The ratio between total Working Time and total Waiting Time, expressed as a percentage of System Lead Time.

And here’s the second most common pain I see when asked to help with Agile delivery: poor flow efficiency.  In the example above, we take the customer’s order, and then it sits for a bit.  Then we start Process A and finish quickly… but it sits for a bit until it gets to Process B. Same thing happens with Process B. Process C is better; mostly we work on the request, with one brief interruption.

For systems with lousy flow efficiency, changing the system to reduce waiting times is going to be a huge bang for the buck — much more than improving the actual working processes. You’ll get faster delivery, and more focused, happier people who aren’t task-switching all the time.

One Last Distinction

In my recent AgileIndy talk, I made a call for 21st-century management to raise the game: we need to get better at managing systems, and leading people.

We sometimes use the terms above to refer to an individual request. “What’s the Time-in-Development for this FooBar Story?

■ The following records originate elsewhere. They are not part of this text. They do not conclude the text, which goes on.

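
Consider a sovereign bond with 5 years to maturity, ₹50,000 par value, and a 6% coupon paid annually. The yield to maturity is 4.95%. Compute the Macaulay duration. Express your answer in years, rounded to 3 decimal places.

Periodic yield y = 0.0495. Discount each cash flow and weight by its year:
  t   CF        PV=CF/(1+0.0495)^t    t·PV
  1     3,000.00     2,858.5040     2,858.5040
  2     3,000.00     2,723.6818     5,447.3636
  3     3,000.00     2,595.2185     7,785.6555
  4     3,000.00     2,472.8142     9,891.2567
  5    53,000.00    41,625.9018   208,129.5088
  Σ                 52,276.1203   234,112.2887
Price P = Σ PV = 52,276.1203.
Macaulay duration = Σ(t·PV) / P = 234,112.2887 / 52,276.1203 = 4.47838 years.

4.478 years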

Is that going to affect our SLE?”  That’s valid. That’s the kind of question you’d hope to hear within the team, not from a manager.

If we are managing the systems, we use the terms I’ve outlined here to refer to requests in the aggregate — which really means referring to the system as a whole. “How can we get the System Lead Time down by 30% for all standard requests?” That’s also valid. And that’s the kind of question I really like to hear from management. 

Let the workers self-manage the work. Manage the systems. Lead the people.